Однажды, тоже утром, только открыв глаза, в углу, там, где образам-то висеть, увидела сидящего на стуле мальчонку в белой рубашке: светленький такой, и ножками, что до полу на достают, болтает. «Эва, — чувствуя дрогнувшее сердце, сказала старуха, глядя на него, — ты чей будешь?» — «Как чей? — мальчонка даже затрясся немного от светлого своего смеха, — Я твой, тетка Ася, сын буду!» — «Ну, врешь, парень! — обмирая и из последних сил приподнимаясь, не поверила она, — у меня сына-то никогда не было?» — «А ты припомни!» — Мальчонка, ласковый какой, улыбался ей навстречу, а она, не чуя ног, сделала по полу два шага, боясь протянуть руку, боясь потерять, чего не имела, и видя ослабшими глазами какие-то мелькающие лица, норовящие ей напомнить что-то давнее, белые, неясные, слепящие… Сделала еще шаг — стул в углу стоял пустой, а со спинки почти до самого полу свисало стиранное-перестиранное полотенце…

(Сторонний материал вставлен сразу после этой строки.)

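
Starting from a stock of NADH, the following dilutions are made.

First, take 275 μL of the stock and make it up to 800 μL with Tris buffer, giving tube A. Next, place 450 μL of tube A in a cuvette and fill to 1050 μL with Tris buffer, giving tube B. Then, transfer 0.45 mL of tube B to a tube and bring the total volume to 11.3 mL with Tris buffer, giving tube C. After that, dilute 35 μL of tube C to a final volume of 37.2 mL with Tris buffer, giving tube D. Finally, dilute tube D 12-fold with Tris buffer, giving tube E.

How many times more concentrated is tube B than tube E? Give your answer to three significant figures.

3.20 × 10^5

Step 1: 275 μL brought to 800 μL → factor 800/275 = 2.9091
Step 2: 450 μL brought to 1050 μL → factor 1050/450 = 2.3333
Step 3: 0.45 mL brought to 11.3 mL → factor 11.3/0.45 = 25.111
Step 4: 35 μL brought to 37.2 mL → factor 37200/35 = 1062.9
Step 5: 12-fold → factor 12
Dilution factor to tube B = 6.7879; to tube E = 2.174 × 10^6
[tube B]/[tube E] = (factor to tube E)/(factor to tube B) = 2.174 × 10^6/6.7879 = 3.20 × 10^5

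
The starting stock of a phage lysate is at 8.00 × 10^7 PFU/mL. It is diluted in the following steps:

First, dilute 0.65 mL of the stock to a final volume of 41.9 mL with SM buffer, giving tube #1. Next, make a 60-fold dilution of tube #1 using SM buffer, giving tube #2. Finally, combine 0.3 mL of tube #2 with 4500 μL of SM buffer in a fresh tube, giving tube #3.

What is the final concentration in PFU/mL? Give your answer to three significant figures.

1.29 × 10^3 PFU/mL

Step 1: 0.65 mL brought to 41.9 mL → factor 41.9/0.65 = 64.462
Step 2: 60-fold → factor 60
Step 3: 0.3 mL + 4500 μL = 4.8 mL total → factor 4.8/0.3 = 16
Overall dilution factor = 64.462 × 60 × 16 = 61883
Final = 8.00 × 10^7 PFU/mL / 61883 = 1.29 × 10^3 PFU/mL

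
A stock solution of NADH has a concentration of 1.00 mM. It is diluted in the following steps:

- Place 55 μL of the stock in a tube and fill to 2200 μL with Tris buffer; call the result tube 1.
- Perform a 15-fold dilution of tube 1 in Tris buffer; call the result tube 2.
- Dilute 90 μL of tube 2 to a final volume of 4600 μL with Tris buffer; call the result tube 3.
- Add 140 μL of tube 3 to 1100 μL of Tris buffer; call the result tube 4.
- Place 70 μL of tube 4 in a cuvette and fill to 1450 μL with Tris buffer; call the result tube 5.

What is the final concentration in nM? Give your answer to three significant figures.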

Когда все началось? В девках она еще бегала, когда у них, на Удино, деревню стали ломать. Два пришлых мужика, из города, из Боровичей, на подводе с бумагой приехавших, и третий, местный, самый захудалистый мужичонка, голь перекатная, Федька Ушаков. Его, Федьку, и не знал толком никто: так, если нашалит на гулянке, где девки от него прыскали — говорил дурашливо, вывертывал, слушать без смеху нельзя; да с парнями повздорят — вот и все. Дела никого не имел, дом свой продуванил, летом на заработках. А тут, пока никто и очухаться-то не успел, первый вылез — и нате вам: председатель коммунии. Сколько лет мужику было, да и старик потом уже, а все, даже ребятня блажила: «Федька, да Федька», — иногда только — «Ушан», никто иначе не звал: сам ведь себя так поставил — все шуточки-прибауточки. Что человека раз и навсегда сломало — власть на вкус попробовал, вкус-то понравился, да не долго вкус-то был. Пока все еще надеялись, что коммуния ихняя недолго продержится, на все сквозь пальцы из окошка глядели, ну а когда те, кто поумней, поняли, что штука эта надолго, надо и с ней как-то жить — тут и Федькин черед пришел. Конечно, слишком много глупостей наделал. Поважнел, посмурнел, ходил в выклянченной у городских кожанке по домам с бумажкой и описывал все от образов и икон. А чуть тронут его, начнет горлопанить: «Ты куда прешь-то? На кого? Я — пролетарец первый, крестьянство беднейшее, меня власть узаконила! А?» Перепугал всех, перекрутил — а на продразверстке и поскользнулся. На Удино всегда хорошо, богато жили, а тут и нормы-то средней не собрать. Кто зарыл, кто продал — лишь бы Федьке-охальнику не досталось: и кончился вкус-то — свои же и турнули.
Как все получилось? «Дура ты у меня, дура жалостливая, зачем себя губишь?» — выговаривала ей мать, когда узнала, что выходит она за Федьку Ушакова, на которого теперь и не глядел никто. А отец, как прослышал, что они и венчаться не будут, а так, «по-граждански» жить хотят, больше и слова до самого выселения никогда не сказал. И, правда, зачем? Девка она была видная, ладная, фигуристая: невеста. Двое могутных, работных парней сваталось, два раза со злости ворота их дегтем мазали. А Федька Ушаков — мозгляк, с грудкой цыплячьей, вдавленной, только б пошуметь да на шутки востер, ничего путевого нет. А всего раз пожалела до слез, когда его еще на том, первом собрании, шуганули, так все потом на этих слезах и стояло: прикипела сердцем — никого больше не надо. А ведь знала, намекали, что он не до одной потом бабы шастал, не одну вдовушку ублажал — и что в нем находили? И дом только на ней одной и держался: все, даже самое мужицкое — только она, Ася, а от него и не допросишься, а сделает — так вкривь и вкось.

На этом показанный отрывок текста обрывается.